Import Project into STS

In cooperation with the Google Plugin for Eclipse (GPE) team at Google we have enhanced STS so that you can easily take the created Roo project and import it into your Eclipse environment. STS will auto-configure your project so that it can be used with built-in Maven and GWT support without ever leaving your IDE.

From STS import the project using "File -> Import ... -> Maven -> Existing Maven Project". This will automatically configure all required project settings, install classpath containers and launch the Roo shell.

Run Application from within STS

Using Google's GWT tools it is now very easy to launch the application from within STS. This allows you to debug your server-side code, but more interestingly your front-end GWT Java code as well. From the project's context menu select "Debug As -> Web Application". Please select the "ApplicationScaffold.html" html page to start and click "OK". Just confirm the "WAR Directory Selection" dialog to accept the default.

In the "Console" view you can now see the embedded GWT Development Mode starting. Additionally GPE's "Development Mode" view will appear making it easy to access the launched application. See below screenshot.

GWT Development Mode

At this point feel free to add breakpoints and use the Eclipse debugger to familiarize yourself with the generated application.

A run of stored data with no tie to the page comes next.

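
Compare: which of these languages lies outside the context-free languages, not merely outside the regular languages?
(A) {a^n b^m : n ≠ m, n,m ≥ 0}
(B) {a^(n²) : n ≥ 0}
(B) {a^(n²) : n ≥ 0}

(B) {a^(n²) : n ≥ 0} requires the CFL pumping lemma.

- {a^n b^m : n ≠ m, n,m ≥ 0} is context-free (but not regular)
  • Can be shown non-regular with the regular pumping lemma
  • After pumping a's, we can make n = m

- {a^(n²) : n ≥ 0} is NOT context-free
  • Requires the CFL pumping lemma to prove
  • Gaps between squares grow unboundedly

The CFL pumping lemma is "stronger" in that it can prove non-membership
in the larger class of context-free languages.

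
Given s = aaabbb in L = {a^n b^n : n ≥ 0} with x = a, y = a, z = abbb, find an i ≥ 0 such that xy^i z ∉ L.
i = 0

xy⁰z = a · ε · abbb = aabbb; aabbb has 2 a's and 3 b's; 2 ≠ 3, so it is not in L.
(Other choices also work, e.g. i = 2, 3; only i = 1 is guaranteed to stay in L since xy¹z = s.)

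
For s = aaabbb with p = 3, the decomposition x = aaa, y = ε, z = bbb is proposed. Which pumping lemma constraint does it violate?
Violated: |y| > 0

The decomposition x = aaa, y = ε, z = bbb for s = aaabbb with p = 3
violates the constraint: |y| > 0

|y| = 0, but the pumping lemma requires |y| > 0 (y must be non-empty).

Pumping lemma constraints:
1. xyz = s (decomposition is valid)
2. |xy| ≤ p
3. |y| > 0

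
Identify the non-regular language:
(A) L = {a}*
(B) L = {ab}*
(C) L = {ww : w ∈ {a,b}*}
(C) {ww : w ∈ {a,b}*}

(C) L = {ww : w ∈ {a,b}*} is NOT regular.

The pumping lemma can be used to prove this:
After pumping, the two halves no longer match

The other languages are regular because they can be recognized by finite automata.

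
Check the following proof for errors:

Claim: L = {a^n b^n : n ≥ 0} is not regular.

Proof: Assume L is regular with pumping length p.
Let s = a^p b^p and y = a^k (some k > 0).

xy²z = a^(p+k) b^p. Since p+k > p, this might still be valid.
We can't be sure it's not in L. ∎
The proof is INCORRECT.

Error: The conclusion is wrong.
xy²z = a^(p+k) b^p is definitely NOT in L because the number of a's (p+k) ≠ number of b's (p).
The proof incorrectly doubts what is actually a valid contradiction.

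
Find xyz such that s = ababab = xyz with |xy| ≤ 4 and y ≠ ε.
x = '', y = 'a', z = 'babab'

For s = ababab and p = 4, one valid decomposition is:
- x = '' (length 0)
- y = 'a' (length 1)
- z = 'babab' (length 5)

Verification:
- xyz = '' + 'a' + 'babab' = ababab ✓
- |xy| = 1 ≤ 4 ✓
- |y| = 1 > 0 ✓

All pumping lemma constraints are satisfied.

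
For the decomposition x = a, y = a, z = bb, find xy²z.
aaabb

Given x = 'a', y = 'a', z = 'bb' and i = 2:

xy^2z = x + y·y·...·y (2 times) + z
       = 'a' + 'a'^2 + 'bb'
       = 'a' + 'aa' + 'bb'
       = 'aaabb'

The pumped string is 'aaabb' with length 5.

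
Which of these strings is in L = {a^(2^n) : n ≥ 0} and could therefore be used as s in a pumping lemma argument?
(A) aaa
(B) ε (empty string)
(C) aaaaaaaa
(C) aaaaaaaa

The pumping lemma is applied to a string s that lies in L, so first check membership of each option:
- (A) aaa has length 3, strictly between 2^1 = 2 and 2^2 = 4, so it is not in L ✗
- (B) ε has length 0, which is not a power of 2, so it is not in L ✗
- (C) aaaaaaaa has length 8 = 2^3, so it is in L ✓

Only (C) aaaaaaaa is in L, so it is the only candidate that could play the role of s.
(In a complete proof one picks s in terms of the pumping length p so that |s| ≥ p is guaranteed; a fixed string like aaaaaaaa illustrates the shape of such an s.)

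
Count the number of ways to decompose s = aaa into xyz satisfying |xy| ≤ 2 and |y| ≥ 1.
3

For s = 'aaa' with pumping length p = 2:

Constraints: |xy| ≤ 2, |y| > 0

Valid decompositions (|xy| ≤ p, |y| ≥ 1):
  • x='', y='a', z='aa'
  • x='a', y='a', z='a'
  • x='', y='aa', z='a'

Total count: 3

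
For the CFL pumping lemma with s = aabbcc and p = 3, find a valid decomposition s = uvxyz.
u='aa', v='b', x='b', y='c', z='c'

For s = aabbcc with pumping length p = 3:

One valid decomposition:
- u = 'aa'
- v = 'b'
- x = 'b'
- y = 'c'
- z = 'c'

Verification:
- uvxyz = 'aa' + 'b' + 'b' + 'c' + 'c' = aabbcc ✓
- |vxy| = |'bbc'| = 3 ≤ 3 ✓
- |vy| = |'bc'| = 2 > 0 ✓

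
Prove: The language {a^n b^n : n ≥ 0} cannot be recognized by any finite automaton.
Assume for contradiction that L is regular, and let p ≥ 1 be the pumping length given by the pumping lemma.
Choose s = a^p b^p. Then s ∈ L and |s| = 2p ≥ p.
By the pumping lemma, s = xyz for some x, y, z with |xy| ≤ p, |y| ≥ 1, and xy^i z ∈ L for every i ≥ 0.
Since |xy| ≤ p and the first p symbols of s are all a's, we must have y = a^k for some k with 1 ≤ k ≤ p.

Take i = 0: xy⁰z = a^(p − k) b^p.
This string has p − k a's but p b's, and p − k < p because k ≥ 1. So xy⁰z ∉ L.

This contradicts the pumping lemma, which requires xy^i z ∈ L for all i ≥ 0.
Hence L = {a^n b^n : n ≥ 0} is not regular. ∎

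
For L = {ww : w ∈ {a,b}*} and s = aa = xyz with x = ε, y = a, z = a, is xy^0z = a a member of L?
No

xy⁰z = ε · ε · a = a.
a has odd length 1, so it cannot be written as ww and is not in L.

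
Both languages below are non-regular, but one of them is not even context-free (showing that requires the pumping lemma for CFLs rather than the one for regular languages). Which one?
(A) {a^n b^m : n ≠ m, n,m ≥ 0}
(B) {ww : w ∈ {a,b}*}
(B) {ww : w ∈ {a,b}*}

(B) {ww : w ∈ {a,b}*} requires the CFL pumping lemma.

- {a^n b^m : n ≠ m, n,m ≥ 0} is context-free (but not regular)
  • Can be shown non-regular with the regular pumping lemma
  • After pumping a's, we can make n = m

- {ww : w ∈ {a,b}*} is NOT context-free
  • Requires the CFL pumping lemma to prove
  • Even a PDA cannot compare two arbitrary halves symbol by symbol; CFL pumping on a^p b^p a^p b^p fails

The CFL pumping lemma is "stronger" in that it can prove non-membership
in the larger class of context-free languages.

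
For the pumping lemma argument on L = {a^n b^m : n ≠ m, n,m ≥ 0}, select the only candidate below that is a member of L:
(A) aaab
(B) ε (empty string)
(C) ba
(A) aaab

The pumping lemma is applied to a string s that lies in L, so first check membership of each option:
- (A) aaab = a^3 b^1 with 3 ≠ 1, so it is in L ✓
- (B) ε = a^0 b^0 has n = m = 0, so it is not in L ✗
- (C) ba has an a after a b, so it is not of the form a^n b^m and is not in L ✗

Only (A) aaab is in L, so it is the only candidate that could play the role of s.
(In a complete proof one picks s in terms of the pumping length p so that |s| ≥ p is guaranteed; a fixed string like aaab illustrates the shape of such an s.)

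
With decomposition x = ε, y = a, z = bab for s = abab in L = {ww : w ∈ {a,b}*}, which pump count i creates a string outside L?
i = 3

xy³z = ε · aaa · bab = aaabab; aaabab has length 6; its halves are aaa and bab, which differ, so it is not in L.
(Other choices also work, e.g. i = 0, 2; only i = 1 is guaranteed to stay in L since xy¹z = s.)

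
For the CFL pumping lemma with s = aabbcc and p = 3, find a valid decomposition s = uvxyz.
u='aa', v='b', x='b', y='c', z='c'

For s = aabbcc with pumping length p = 3:

One valid decomposition:
- u = 'aa'
- v = 'b'
- x = 'b'
- y = 'c'
- z = 'c'

Verification:
- uvxyz = 'aa' + 'b' + 'b' + 'c' + 'c' = aabbcc ✓
- |vxy| = |'bbc'| = 3 ≤ 3 ✓
- |vy| = |'bc'| = 2 > 0 ✓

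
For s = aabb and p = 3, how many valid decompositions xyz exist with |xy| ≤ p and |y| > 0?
6

For s = 'aabb' with pumping length p = 3:

Constraints: |xy| ≤ 3, |y| > 0

Valid decompositions (|xy| ≤ p, |y| ≥ 1):
  • x='', y='a', z='abb'
  • x='a', y='a', z='bb'
  • x='', y='aa', z='bb'
  • x='aa', y='b', z='b'
  • x='a', y='ab', z='b'
  • x='', y='aab', z='b'

Total count: 6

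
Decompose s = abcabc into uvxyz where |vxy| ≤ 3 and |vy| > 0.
u='ab', v='c', x='a', y='b', z='c'

For s = abcabc with pumping length p = 3:

One valid decomposition:
- u = 'ab'
- v = 'c'
- x = 'a'
- y = 'b'
- z = 'c'

Verification:
- uvxyz = 'ab' + 'c' + 'a' + 'b' + 'c' = abcabc ✓
- |vxy| = |'cab'| = 3 ≤ 3 ✓
- |vy| = |'cb'| = 2 > 0 ✓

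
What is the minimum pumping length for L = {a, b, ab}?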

In order to try out Roo's great round-tripping support please open the "Employee" Java source file and add a new field. For example, add a "private String comment" field and save the file. Notice how Roo will instantly update the GWT application to incorporate the new field in both the UI and backend code. You can observe this from the "Roo Shell" view. Note the STS integration includes links to the files Roo edited so you can open them and see the changes.

Roo Shell

In case you still have the Development Mode server running at this point, open the "Development Mode" view and click the "Refresh" icon in the view's toolbar. After taking a deep breath - around 2-3 seconds - go back to your browser and click "refresh". Navigate to the "Employee" screen and notice the newly added field on the UI. You can verify that the server code has been fully refreshed (including proper persistence) by creating a new Employee filling in the "comment" field.

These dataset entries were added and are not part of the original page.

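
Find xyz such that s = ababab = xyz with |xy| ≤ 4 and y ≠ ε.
x = '', y = 'a', z = 'babab'

For s = ababab and p = 4, one valid decomposition is:
- x = '' (length 0)
- y = 'a' (length 1)
- z = 'babab' (length 5)

Verification:
- xyz = '' + 'a' + 'babab' = ababab ✓
- |xy| = 1 ≤ 4 ✓
- |y| = 1 > 0 ✓

All pumping lemma constraints are satisfied.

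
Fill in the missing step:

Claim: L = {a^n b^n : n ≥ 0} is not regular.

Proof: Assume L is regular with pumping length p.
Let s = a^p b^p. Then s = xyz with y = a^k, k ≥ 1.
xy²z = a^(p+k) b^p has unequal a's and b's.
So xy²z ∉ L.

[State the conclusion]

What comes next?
This contradicts the pumping lemma for regular languages,
which guarantees xy^i z ∈ L for all i ≥ 0.

Since our assumption that L is regular leads to a contradiction,
we conclude that L = {a^n b^n : n ≥ 0} is NOT regular. ∎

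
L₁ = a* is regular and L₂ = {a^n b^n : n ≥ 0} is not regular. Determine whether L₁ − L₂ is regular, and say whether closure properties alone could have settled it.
Yes — L₁ − L₂ is regular.

The only string of a* that lies in {a^n b^n} is ε, so L₁ − L₂ = a* − {ε} = a⁺ = aa*, which is regular.

Note that the bare facts "L₁ regular, L₂ non-regular" do not settle the question by themselves: the closure of regular languages under ∪, ∩, complement and difference applies only when BOTH operands are regular. With a non-regular operand the result can come out regular or non-regular depending on the specific languages, so one has to work out L₁ − L₂ for this particular pair, as above.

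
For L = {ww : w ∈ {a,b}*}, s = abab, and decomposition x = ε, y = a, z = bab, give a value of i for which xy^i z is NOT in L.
i = 0

xy⁰z = ε · ε · bab = bab; bab has odd length 3, so it cannot be written as ww and is not in L.
(Other choices also work, e.g. i = 2, 3; only i = 1 is guaranteed to stay in L since xy¹z = s.)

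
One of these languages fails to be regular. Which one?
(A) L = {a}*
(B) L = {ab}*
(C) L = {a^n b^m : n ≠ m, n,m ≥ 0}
(C) {a^n b^m : n ≠ m, n,m ≥ 0}

(C) L = {a^n b^m : n ≠ m, n,m ≥ 0} is NOT regular.

The pumping lemma can be used to prove this:
After pumping a's, we can make n = m

The other languages are regular because they can be recognized by finite automata.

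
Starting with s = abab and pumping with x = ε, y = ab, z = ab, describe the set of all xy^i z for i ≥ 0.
{xy^i z : i ≥ 0} = {(ab)^(i+1) : i ≥ 0} = {ab, abab, ababab, ...}

With x = ε, y = ab, z = ab: Pumping 'ab' gives strings of alternating a's and b's.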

Deploy to Google App Engine

We've received quite a few questions on how one can deploy the scaffolded application to Google App Engine; and if it runs on GAE. It certainly does and can be tested here.

Deployment is very straight forward and can be accomplished from within STS or from the command line. In the following section I'll show how deployment to GAE works from the command line.

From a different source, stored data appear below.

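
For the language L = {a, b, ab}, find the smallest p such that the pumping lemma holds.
p = 3

For a finite language L, the pumping lemma holds vacuously if p > max|s| for s ∈ L.

The longest string in L = {a, b, ab} has length 2.
If p = 3, then no string s ∈ L has |s| ≥ p, so the condition is vacuously true.

The minimum pumping length is p = 3.

Why no smaller p works: for any p ≤ 2, the longest string s ∈ L has |s| = 2 ≥ p, so it would
have to be pumpable; but pumping up (i = 2, 3, ...) produces ever longer strings, which cannot all lie in the
finite language L. So the pumping property fails for every p ≤ 2.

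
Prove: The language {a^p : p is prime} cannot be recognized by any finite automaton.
Assume for contradiction that L is regular, and let p ≥ 1 be the pumping length given by the pumping lemma.
Choose a prime q with q ≥ p (one exists because there are infinitely many primes) and let s = a^q. Then s ∈ L and |s| = q ≥ p.
By the pumping lemma, s = xyz for some x, y, z with |xy| ≤ p, |y| ≥ 1, and xy^i z ∈ L for every i ≥ 0.
Here y = a^k for some k with 1 ≤ k ≤ p, and xy^i z = a^(q + (i − 1)k) for every i ≥ 0.

Take i = q + 1: |xy^(q+1) z| = q + qk = q(k + 1).
Both factors satisfy q ≥ 2 and k + 1 ≥ 2, so q(k + 1) is composite, and xy^(q+1) z ∉ L.

This contradicts the pumping lemma, which requires xy^i z ∈ L for all i ≥ 0.
Hence L = {a^p : p is prime} is not regular. ∎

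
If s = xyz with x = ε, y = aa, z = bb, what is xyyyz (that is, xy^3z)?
aaaaaabb

Given x = '', y = 'aa', z = 'bb' and i = 3:

xy^3z = x + y·y·...·y (3 times) + z
       = '' + 'aa'^3 + 'bb'
       = '' + 'aaaaaa' + 'bb'
       = 'aaaaaabb'

The pumped string is 'aaaaaabb' with length 8.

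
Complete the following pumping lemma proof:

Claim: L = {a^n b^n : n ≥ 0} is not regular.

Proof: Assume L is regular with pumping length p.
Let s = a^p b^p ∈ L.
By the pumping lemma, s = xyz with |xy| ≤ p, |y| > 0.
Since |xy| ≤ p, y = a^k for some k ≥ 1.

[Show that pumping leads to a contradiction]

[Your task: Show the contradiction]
Consider xy²z = a^(p+k) b^p.

Since k ≥ 1, we have p + k > p.
So xy²z has more a's than b's: (p+k) a's vs p b's.
This means xy²z ∉ L because a^n b^n requires equal counts.

This contradicts the pumping lemma which states xy²z ∈ L.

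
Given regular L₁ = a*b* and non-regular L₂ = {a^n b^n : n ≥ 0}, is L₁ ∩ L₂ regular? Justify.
No — L₁ ∩ L₂ is not regular.

Every string a^n b^n already lies in a*b*, so L₁ ∩ L₂ = {a^n b^n : n ≥ 0} = L₂ itself, which is the standard non-regular language (pump s = a^p b^p).

Note that the bare facts "L₁ regular, L₂ non-regular" do not settle the question by themselves: the closure of regular languages under ∪, ∩, complement and difference applies only when BOTH operands are regular. With a non-regular operand the result can come out regular or non-regular depending on the specific languages, so one has to work out L₁ ∩ L₂ for this particular pair, as above.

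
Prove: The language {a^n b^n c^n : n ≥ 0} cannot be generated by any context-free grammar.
Assume for contradiction that L is context-free, and let p ≥ 1 be the pumping length given by the pumping lemma for CFLs.
Choose s = a^p b^p c^p. Then s ∈ L and |s| = 3p ≥ p.
By the CFL pumping lemma, s = uvxyz for some u, v, x, y, z with |vxy| ≤ p, |vy| ≥ 1, and uv^i xy^i z ∈ L for every i ≥ 0.

Because |vxy| ≤ p, the window vxy cannot contain both an a and a c: any substring of s containing both must include the entire block b^p plus at least one a and one c, so it has length ≥ p + 2 > p.
Hence at least one of the letters a, c does not occur in vy at all.

Take i = 0: the string uxz is obtained from s by deleting |vy| ≥ 1 symbols, so |uxz| = 3p − |vy| < 3p.
But the letter (a or c) that does not occur in vy still occurs exactly p times in uxz. Every string of L with exactly p copies of some letter is a^p b^p c^p, of length 3p. Since |uxz| < 3p, uxz ∉ L.

This contradicts the CFL pumping lemma, which requires uv^i xy^i z ∈ L for all i ≥ 0.
Hence L = {a^n b^n c^n : n ≥ 0} is not context-free. ∎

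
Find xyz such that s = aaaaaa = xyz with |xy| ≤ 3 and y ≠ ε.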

  1. First you probably want to switch from the in-memory Hypersonic database used by the sample application to Google's Datastore based on BigTable. To do this launch the Roo shell from the command line and execute the following command: "persistence setup --database GOOGLE_APP_ENGINE --provider DATANUCLEUS".
  2. Next we need to specify the GAE application name. This can be done by editing the "src/main/webapp/WEB-INF/appengine-web.xml" file. Please set the application name to an existing application in your GAE account. Alternately, you could have specified the application name when typing the "persistence setup" command via the "--applicationId" option.
  3. Deploying to GAE is now simply a matter of running "mvn gwt:compile gae:deploy -DskipTests" ("-DskipTests" is only required with Roo 1.1.0.M1. This has already been fixed and won't be necessary for Roo 1.1.0.M2).

I hope those instructions and steps are helpful and will encourage even more people to try out Roo's support for GWT. Please keep in mind that GWT, Roo and STS are at Milestone 1 stage so you might in fact hit limitations or unexpected issues. In this case please post on the Spring community Roo or STS forums. We, the SpringSource and Google engineers, are happy to help and are looking forward to your feedback.